On May 21, a bipartisan group of legislators in the U.S. Senate and U.S. House of Representatives announced an agreement on legislation to modernize existing federal workforce development programs by helping workers attain skills for today’s jobs, improving employment training and opportunities for people with disabilities, and providing support for out-of-school youth and youth career and technical skill development. The bill, the Workforce Innovation and Opportunity Act (WIOA) would update the Workforce Investment Act (WIA), which has been due for reauthorization for more than a decade.
“Access to training, education, and employment services opens doors to the middle class across the country and helps strengthen the economy. This bipartisan, bicameral reauthorization of the Workforce Investment Act will help ensure that all workers—including those with disabilities—can access these opportunities, while providing for better coordination and value to our workforce development system,” said Senate Health, Education, Labor, and Pensions (HELP) Committee Chairman Tom Harkin (D-IA). “It will stem the flow of young people into segregated employment by requiring that they be given experience in integrated settings, and require state vocational rehabilitation programs to work with individuals to develop an individual employment plan and support them in integrated work settings.”
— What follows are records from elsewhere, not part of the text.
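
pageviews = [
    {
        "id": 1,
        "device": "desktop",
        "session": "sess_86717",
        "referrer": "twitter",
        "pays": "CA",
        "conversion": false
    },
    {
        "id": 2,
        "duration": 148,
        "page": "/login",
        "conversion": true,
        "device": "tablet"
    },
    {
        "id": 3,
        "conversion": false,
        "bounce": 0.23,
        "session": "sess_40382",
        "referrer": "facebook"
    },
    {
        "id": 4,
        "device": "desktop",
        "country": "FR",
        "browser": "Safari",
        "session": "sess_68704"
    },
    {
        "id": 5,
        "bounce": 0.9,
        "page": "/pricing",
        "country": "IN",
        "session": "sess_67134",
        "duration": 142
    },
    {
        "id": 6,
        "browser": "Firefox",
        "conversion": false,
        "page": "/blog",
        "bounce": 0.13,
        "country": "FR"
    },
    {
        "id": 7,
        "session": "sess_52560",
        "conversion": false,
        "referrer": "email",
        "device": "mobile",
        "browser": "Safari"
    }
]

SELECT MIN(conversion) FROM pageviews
False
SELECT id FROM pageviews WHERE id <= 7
[1, 2, 3, 4, 5, 6, 7]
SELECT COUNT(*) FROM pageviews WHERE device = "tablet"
1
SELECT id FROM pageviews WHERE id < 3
[1, 2]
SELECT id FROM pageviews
[1, 2, 3, 4, 5, 6, 7]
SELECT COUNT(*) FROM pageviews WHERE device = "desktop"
2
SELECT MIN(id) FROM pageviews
1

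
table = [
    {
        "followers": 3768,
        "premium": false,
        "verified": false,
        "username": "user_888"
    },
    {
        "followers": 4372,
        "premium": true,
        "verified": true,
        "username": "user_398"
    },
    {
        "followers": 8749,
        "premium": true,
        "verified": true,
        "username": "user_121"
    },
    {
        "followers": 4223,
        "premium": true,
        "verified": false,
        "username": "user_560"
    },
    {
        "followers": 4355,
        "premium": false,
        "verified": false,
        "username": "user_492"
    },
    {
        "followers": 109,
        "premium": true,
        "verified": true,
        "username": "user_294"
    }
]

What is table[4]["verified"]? False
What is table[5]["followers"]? 109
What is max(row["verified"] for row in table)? True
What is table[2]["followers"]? 8749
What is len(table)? 6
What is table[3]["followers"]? 4223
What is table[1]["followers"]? 4372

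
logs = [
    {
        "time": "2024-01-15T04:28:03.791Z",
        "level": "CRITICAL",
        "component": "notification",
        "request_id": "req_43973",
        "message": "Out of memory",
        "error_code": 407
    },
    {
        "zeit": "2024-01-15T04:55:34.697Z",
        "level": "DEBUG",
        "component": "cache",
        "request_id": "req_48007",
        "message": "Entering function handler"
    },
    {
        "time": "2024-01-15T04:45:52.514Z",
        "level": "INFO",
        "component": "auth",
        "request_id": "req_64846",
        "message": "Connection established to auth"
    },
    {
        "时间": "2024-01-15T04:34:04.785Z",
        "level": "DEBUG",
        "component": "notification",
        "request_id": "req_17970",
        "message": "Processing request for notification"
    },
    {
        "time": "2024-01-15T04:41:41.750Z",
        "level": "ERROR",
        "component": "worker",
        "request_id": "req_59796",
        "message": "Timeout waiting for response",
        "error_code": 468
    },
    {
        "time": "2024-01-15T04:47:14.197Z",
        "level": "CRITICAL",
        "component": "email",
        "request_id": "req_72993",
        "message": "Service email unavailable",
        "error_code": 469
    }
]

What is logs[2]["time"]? "2024-01-15T04:45:52.514Z"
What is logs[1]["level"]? "DEBUG"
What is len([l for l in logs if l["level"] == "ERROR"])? 1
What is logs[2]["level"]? "INFO"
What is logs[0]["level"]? "CRITICAL"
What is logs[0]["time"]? "2024-01-15T04:28:03.791Z"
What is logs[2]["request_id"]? "req_64846"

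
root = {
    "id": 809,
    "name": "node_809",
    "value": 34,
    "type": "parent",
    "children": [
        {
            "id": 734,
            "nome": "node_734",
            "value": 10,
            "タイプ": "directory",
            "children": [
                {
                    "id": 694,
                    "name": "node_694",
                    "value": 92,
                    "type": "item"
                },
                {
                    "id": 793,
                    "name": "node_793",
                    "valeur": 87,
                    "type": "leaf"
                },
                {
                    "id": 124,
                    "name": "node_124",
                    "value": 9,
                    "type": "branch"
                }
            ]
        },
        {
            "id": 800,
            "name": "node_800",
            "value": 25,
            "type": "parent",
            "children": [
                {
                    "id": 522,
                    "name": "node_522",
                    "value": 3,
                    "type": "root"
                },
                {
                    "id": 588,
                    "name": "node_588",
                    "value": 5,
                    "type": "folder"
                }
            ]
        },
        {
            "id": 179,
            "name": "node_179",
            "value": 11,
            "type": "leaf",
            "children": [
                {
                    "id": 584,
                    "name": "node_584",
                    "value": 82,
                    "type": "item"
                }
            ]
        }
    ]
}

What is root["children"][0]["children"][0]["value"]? 92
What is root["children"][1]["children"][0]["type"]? "root"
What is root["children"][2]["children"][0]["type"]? "item"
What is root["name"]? "node_809"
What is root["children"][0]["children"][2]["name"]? "node_124"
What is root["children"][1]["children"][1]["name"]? "node_588"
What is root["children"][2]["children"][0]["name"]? "node_584"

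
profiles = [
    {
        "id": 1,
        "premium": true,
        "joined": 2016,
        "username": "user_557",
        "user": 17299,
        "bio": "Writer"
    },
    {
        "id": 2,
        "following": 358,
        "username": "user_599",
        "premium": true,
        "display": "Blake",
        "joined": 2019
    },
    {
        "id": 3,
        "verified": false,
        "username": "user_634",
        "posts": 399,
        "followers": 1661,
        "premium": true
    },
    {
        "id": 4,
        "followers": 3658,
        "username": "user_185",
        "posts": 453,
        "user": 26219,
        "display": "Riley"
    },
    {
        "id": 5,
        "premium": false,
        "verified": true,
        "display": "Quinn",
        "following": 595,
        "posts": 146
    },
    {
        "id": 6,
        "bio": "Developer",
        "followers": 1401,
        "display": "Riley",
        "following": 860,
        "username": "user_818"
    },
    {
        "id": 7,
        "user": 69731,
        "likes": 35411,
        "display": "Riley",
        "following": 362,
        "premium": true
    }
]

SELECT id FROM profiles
[1, 2, 3, 4, 5, 6, 7]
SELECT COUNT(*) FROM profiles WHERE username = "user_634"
1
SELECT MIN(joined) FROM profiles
2016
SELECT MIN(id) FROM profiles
1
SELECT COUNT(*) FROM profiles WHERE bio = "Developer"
1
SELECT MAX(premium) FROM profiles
True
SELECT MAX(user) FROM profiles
69731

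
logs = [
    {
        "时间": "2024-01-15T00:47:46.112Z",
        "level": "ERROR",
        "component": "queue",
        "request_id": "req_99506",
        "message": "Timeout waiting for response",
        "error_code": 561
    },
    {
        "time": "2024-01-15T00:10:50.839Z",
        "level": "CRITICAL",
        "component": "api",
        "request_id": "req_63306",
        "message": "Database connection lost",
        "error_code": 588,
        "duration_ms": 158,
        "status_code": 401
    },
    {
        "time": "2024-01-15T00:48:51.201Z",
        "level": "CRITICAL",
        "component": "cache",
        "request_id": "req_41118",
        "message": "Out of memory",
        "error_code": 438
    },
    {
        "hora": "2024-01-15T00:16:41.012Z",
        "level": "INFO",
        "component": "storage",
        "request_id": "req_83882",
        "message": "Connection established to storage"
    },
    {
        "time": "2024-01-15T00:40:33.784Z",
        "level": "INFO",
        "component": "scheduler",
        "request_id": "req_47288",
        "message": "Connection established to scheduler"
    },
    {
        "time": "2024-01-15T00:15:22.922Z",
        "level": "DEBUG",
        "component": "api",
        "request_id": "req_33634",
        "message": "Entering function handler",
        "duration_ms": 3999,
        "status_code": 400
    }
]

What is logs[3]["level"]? "INFO"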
“We can’t expect a modern workforce to succeed with an outdated job training system. The current workforce development system is broken with too much bureaucracy, too many inefficiencies, and too little accountability,” said House Education and the Workforce Committee Chairman John Kline (R-MM). “The problems we face have been apparent for a long time and I am pleased we are moving toward adopting comprehensive reform that provides employers, workers, and taxpayers the job training solutions they deserve. I look forward to working with my colleagues in the House and Senate to send this agreement to the president’s desk without delay.”
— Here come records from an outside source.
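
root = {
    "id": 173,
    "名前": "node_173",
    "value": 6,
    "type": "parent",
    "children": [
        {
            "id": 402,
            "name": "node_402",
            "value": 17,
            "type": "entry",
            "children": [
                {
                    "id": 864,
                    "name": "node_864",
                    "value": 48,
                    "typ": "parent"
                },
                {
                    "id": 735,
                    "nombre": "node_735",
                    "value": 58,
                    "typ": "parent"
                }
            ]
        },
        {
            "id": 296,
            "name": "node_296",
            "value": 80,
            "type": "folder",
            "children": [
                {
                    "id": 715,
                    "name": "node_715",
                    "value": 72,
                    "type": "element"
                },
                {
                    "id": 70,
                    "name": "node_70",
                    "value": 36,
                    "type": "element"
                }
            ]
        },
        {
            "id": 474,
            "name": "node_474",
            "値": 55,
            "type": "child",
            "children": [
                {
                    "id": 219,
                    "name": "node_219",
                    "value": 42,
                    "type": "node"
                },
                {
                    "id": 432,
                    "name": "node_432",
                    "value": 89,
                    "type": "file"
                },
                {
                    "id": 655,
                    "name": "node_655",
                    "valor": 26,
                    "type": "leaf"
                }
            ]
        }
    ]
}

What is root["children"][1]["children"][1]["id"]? 70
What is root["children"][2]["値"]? 55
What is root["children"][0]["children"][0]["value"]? 48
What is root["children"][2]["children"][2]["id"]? 655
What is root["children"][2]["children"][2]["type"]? "leaf"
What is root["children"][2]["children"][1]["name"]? "node_432"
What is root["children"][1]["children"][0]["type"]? "element"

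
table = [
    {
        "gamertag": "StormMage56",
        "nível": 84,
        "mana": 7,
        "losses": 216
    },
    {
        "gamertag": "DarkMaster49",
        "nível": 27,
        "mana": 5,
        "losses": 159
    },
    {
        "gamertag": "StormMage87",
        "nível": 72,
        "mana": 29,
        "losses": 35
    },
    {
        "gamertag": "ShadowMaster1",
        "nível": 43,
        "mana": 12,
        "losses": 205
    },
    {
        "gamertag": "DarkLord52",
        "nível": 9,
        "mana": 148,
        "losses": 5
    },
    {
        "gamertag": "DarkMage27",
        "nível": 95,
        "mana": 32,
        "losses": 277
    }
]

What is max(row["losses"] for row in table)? 277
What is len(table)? 6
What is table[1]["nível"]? 27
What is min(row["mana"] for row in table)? 5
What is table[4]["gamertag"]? "DarkLord52"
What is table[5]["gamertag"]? "DarkMage27"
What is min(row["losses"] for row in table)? 5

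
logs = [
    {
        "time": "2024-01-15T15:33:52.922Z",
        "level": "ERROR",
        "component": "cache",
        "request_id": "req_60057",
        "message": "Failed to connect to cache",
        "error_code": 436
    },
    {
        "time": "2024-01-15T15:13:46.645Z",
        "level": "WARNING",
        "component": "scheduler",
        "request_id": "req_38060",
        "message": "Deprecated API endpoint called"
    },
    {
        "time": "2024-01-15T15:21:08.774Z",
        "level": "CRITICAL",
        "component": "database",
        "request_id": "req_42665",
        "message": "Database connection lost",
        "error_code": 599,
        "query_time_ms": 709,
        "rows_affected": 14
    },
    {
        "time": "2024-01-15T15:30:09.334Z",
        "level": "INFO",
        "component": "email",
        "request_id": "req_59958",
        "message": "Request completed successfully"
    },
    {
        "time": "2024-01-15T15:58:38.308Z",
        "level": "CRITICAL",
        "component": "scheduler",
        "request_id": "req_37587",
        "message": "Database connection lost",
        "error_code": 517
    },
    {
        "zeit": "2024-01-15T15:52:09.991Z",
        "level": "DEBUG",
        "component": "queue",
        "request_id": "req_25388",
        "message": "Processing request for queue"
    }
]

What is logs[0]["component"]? "cache"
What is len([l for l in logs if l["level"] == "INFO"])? 1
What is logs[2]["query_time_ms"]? 709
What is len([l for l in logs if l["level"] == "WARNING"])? 1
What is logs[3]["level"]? "INFO"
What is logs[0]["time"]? "2024-01-15T15:33:52.922Z"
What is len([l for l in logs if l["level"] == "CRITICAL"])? 2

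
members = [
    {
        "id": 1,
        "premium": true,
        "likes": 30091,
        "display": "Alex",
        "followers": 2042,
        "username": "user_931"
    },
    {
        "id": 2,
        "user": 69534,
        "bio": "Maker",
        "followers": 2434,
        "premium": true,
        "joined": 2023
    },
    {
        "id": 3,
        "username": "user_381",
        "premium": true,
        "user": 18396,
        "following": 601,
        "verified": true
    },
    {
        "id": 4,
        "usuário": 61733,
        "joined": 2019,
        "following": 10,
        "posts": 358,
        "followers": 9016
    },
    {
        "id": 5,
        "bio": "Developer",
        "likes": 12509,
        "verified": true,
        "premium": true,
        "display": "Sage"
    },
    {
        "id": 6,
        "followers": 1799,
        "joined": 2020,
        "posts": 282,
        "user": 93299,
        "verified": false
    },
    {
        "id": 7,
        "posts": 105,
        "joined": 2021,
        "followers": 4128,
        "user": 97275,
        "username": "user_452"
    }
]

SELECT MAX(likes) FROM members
30091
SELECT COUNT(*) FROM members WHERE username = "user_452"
1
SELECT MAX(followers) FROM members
9016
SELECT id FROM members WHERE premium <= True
[1, 2, 3, 5]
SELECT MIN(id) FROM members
1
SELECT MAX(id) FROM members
7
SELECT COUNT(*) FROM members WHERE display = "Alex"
1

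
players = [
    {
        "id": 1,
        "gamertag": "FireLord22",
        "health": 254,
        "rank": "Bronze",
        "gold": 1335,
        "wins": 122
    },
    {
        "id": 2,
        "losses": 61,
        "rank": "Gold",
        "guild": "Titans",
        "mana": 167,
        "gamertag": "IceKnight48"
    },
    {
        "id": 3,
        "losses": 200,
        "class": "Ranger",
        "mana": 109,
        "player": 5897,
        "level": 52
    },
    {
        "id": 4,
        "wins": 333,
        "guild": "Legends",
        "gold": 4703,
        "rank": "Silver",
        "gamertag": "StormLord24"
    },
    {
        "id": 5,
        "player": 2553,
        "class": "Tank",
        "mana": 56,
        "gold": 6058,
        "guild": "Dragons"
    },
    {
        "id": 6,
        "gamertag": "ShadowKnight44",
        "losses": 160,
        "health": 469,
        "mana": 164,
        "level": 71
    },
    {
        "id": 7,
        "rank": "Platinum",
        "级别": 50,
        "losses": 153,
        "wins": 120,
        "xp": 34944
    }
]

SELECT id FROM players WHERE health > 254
[6]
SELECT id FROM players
[1, 2, 3, 4, 5, 6, 7]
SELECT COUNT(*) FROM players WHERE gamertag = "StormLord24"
1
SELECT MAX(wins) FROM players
333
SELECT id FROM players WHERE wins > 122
[4]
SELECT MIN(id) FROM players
1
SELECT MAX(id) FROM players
7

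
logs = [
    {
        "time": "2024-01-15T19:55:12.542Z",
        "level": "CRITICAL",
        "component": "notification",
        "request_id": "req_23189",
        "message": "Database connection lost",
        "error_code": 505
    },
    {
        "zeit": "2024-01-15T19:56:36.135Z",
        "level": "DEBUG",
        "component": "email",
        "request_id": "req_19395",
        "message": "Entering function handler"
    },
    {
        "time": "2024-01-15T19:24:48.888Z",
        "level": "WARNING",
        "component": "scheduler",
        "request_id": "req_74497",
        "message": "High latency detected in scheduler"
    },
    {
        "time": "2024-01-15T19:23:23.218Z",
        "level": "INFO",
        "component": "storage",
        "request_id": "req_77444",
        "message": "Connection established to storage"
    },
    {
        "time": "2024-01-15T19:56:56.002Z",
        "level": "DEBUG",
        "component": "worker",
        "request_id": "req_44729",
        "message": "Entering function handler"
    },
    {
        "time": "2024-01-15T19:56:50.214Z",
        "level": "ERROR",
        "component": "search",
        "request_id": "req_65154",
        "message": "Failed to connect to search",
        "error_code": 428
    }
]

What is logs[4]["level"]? "DEBUG"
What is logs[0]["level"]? "CRITICAL"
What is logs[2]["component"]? "scheduler"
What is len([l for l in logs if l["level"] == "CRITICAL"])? 1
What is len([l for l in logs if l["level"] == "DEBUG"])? 2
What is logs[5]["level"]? "ERROR"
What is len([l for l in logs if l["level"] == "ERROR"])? 1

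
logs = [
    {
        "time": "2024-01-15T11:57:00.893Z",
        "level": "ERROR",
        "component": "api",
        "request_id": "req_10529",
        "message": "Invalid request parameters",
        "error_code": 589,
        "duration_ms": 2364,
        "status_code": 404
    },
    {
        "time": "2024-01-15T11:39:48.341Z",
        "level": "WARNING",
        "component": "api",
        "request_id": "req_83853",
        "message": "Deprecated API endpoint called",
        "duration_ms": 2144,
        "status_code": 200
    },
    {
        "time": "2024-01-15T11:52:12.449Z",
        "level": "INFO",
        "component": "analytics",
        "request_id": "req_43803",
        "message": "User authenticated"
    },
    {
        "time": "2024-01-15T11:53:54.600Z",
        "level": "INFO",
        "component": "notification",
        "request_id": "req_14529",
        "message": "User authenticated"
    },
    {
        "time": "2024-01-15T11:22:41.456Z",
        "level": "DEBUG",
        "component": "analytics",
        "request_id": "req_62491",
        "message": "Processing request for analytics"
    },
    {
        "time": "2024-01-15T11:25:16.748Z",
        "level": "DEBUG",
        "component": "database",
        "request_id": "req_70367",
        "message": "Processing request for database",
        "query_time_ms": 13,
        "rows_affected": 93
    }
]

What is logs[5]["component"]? "database"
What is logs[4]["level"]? "DEBUG"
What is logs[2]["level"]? "INFO"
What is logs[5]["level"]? "DEBUG"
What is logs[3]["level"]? "INFO"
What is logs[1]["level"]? "WARNING"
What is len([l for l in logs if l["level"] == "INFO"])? 2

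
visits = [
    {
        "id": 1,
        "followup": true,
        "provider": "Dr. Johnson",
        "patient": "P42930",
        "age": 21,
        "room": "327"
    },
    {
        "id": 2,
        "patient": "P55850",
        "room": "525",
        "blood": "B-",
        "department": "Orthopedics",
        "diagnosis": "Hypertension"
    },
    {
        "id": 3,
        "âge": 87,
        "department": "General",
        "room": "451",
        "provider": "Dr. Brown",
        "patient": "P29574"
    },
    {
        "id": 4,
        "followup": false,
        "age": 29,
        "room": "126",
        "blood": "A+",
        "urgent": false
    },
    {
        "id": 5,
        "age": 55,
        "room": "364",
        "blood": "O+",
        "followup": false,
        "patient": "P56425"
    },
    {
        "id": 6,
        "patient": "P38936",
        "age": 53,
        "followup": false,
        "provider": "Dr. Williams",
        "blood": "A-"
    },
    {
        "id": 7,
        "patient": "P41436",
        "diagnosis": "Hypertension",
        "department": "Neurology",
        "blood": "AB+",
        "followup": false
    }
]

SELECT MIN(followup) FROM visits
False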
Representing a compromise between the SKILLS (Supporting Knowledge and Investing in Lifelong Skills) Act, which passed the House in March 2013 and WIA of 2013, which passed the Senate HELP Committee in July 2013, the WIOA would focus youth program services on supporting programs that provide career pathways for youth, dropout recovery efforts, and education and training that lead to the attainment of a high school diploma and a recognized postsecondary credential. It would support entities with a proven ability to successfully connecting at-risk and out-of-school youth to the workforce while providing them with intensive academics and career and technical education and training, as well as support services such as child care.
“Every year, federal workforce investments help millions of Americans get back to work, go back to school, and increase their skills for an economy that’s changing faster than ever, but for too long, we’ve been relying on workforce development programs written in the 1990s,” said U.S. Senator Patty Murray (D-WA). “This bipartisan, bicameral legislation will bring federal worker programs into the twenty-first century, give workers and students the resources they need to succeed, and foster a workforce that American businesses rely on to compete.”
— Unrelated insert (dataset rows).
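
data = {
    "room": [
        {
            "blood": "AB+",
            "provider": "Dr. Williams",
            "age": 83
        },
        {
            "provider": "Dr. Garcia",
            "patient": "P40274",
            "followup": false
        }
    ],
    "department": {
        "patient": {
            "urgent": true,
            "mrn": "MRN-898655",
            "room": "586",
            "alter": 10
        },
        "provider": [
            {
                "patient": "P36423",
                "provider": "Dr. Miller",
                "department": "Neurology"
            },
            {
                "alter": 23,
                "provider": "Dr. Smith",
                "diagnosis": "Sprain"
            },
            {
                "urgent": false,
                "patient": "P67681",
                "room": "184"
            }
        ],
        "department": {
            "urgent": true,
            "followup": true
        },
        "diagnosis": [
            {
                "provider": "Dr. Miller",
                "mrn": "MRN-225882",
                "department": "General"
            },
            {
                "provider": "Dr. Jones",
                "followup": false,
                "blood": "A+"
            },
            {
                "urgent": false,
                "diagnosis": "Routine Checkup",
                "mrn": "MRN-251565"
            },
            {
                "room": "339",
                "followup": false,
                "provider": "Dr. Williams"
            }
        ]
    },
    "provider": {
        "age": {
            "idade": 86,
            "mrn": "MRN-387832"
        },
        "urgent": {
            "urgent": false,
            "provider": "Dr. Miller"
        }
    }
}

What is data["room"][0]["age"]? 83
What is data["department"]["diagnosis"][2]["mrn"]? "MRN-251565"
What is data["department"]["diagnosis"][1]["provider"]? "Dr. Jones"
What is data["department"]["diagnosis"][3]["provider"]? "Dr. Williams"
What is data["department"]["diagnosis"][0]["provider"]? "Dr. Miller"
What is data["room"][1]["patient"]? "P40274"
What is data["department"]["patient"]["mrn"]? "MRN-898655"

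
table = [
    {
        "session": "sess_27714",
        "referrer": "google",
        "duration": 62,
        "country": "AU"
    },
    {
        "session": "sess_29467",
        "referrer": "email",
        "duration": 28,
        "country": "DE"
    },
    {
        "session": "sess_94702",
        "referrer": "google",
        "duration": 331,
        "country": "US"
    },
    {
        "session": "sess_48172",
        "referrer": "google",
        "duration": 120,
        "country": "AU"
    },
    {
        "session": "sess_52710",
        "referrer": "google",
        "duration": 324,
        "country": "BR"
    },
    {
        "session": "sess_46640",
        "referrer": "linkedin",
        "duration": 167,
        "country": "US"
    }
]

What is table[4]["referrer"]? "google"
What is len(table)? 6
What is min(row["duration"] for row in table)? 28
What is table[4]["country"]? "BR"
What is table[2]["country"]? "US"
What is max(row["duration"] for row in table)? 331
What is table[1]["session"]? "sess_29467"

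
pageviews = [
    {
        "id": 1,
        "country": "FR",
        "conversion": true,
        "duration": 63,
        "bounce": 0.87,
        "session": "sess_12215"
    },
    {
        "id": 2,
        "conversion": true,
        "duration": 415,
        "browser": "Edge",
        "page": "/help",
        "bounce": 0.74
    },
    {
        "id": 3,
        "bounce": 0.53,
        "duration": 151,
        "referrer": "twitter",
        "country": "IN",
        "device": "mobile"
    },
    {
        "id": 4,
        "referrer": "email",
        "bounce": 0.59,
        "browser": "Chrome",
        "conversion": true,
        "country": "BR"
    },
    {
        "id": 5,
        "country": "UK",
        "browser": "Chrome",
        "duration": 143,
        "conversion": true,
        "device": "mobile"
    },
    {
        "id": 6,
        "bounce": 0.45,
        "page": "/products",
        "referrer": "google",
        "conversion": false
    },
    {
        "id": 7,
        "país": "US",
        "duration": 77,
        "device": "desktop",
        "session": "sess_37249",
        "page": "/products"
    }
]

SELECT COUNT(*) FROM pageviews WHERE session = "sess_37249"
1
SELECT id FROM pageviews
[1, 2, 3, 4, 5, 6, 7]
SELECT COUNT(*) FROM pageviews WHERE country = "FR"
1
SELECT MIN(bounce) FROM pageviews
0.45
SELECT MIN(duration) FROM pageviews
63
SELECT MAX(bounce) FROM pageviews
0.87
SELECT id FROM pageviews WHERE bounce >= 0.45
[1, 2, 3, 4, 6]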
The WOIA would support programs that provide tutoring, study skills training, instruction, and evidence-based dropout prevention and recovery strategies that lead to a secondary school diploma or its recognized equivalent—including a recognized certificate of attendance or similar document for individuals with disabilities—or for a recognized postsecondary credential. It would also support the development of alternative, evidence-based programs and other activities that encourage young people to reenter and complete secondary education, enroll in postsecondary education and advanced training, progress through a career pathway, and enter into unsubsidized employment that leads to economic self-sufficiency.
“Each year, approximately 800,000 students drop out of school before earning a high school diploma,” said Bob Wise, president of the Alliance for Excellent Education and former governor of West Virginia. “After dropping out, these young people often find themselves in ‘limbo,’ lacking the education and skills necessary for a good job, but disconnected from school and a supportive path to success. Although I would prefer to see a greater emphasis on earning a high school diploma rather than a GED, the Workforce Innovation and Opportunity Act can help provide America’s disconnected youth with an important lifeline to re-engage with their education and take the steps necessary to become productive members of society.”
The bill would also allow for a study by the U.S. Secretary of Education and the U.S. Secretary of Labor to examine (1) characteristics of “disconnected youth,” who are young people not in school and not working; (2) ways in which they could have greater opportunities for education attainment and obtaining employment; and (3) resources available to assist them in obtaining the skills, credentials, and work experience necessary to become economically self-sufficient and reach their potential.